VividFace: Face-Aware One-Step Diffusion for High-Fidelity Video Face Enhancement
Visualization
Abstract
Video Face Enhancement (VFE) aims to restore high-quality facial details from degraded video sequences, enabling a wide range of practical applications. Despite substantial progress in the field, current methods that primarily rely on video super-resolution and generative frameworks face three fundamental challenges: (1) computational inefficiency caused by iterative multi-step denoising in diffusion models; (2) insufficient recovery of fine-grained facial textures; and (3) poor restoration quality due to the lack of high-quality face video training data. To address these challenges, we propose VividFace, a one-step diffusion framework that reformulates a text-to-video generation model into a single-step generator with switchable face-aware guidance that persistently focuses optimization on perceptually critical facial regions across both latent and pixel spaces. Furthermore, we propose a human-aligned MLLM-driven data curation pipeline that leverages the video understanding capabilities of Multimodal Large Language Models (MLLMs) and iteratively refines scoring criteria through lightweight human-in-the-loop calibration to align quality judgments with human perceptual expectations, yielding a high-quality face video dataset MLLM-Face90. Extensive experiments demonstrate that VividFace achieves superior performance in perceptual quality, identity preservation, and temporal consistency across both synthetic and real-world benchmarks, while achieving a $12\times$ inference speedup over state-of-the-art diffusion-based VFE methods.
Pipeline
Overview of our VividFace framework.
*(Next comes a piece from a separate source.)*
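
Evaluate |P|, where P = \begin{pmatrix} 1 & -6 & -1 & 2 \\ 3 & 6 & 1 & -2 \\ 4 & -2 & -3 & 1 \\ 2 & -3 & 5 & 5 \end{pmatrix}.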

VividFace is a face-aware one-step enhancement method built upon a flow-matching formulation. Middle: Facial masks are first extracted in the pixel space (Mp) and then geometrically aligned to the latent space (Ml) to match the VAE’s spatiotemporal compression. Top: In the first stage (Latent-space Optimization), the DiT model learns a single-step velocity field to transform the degraded latent zl into the restored latent ẑh. This process is supervised by our switchable face-aware guidance using Ml. Bottom: In the second stage (Pixel-space Refinement), the decoded video x̂h undergoes fine-grained optimization where the switchable guidance is applied using Mp to further enhance facial textures and perceptual fidelity.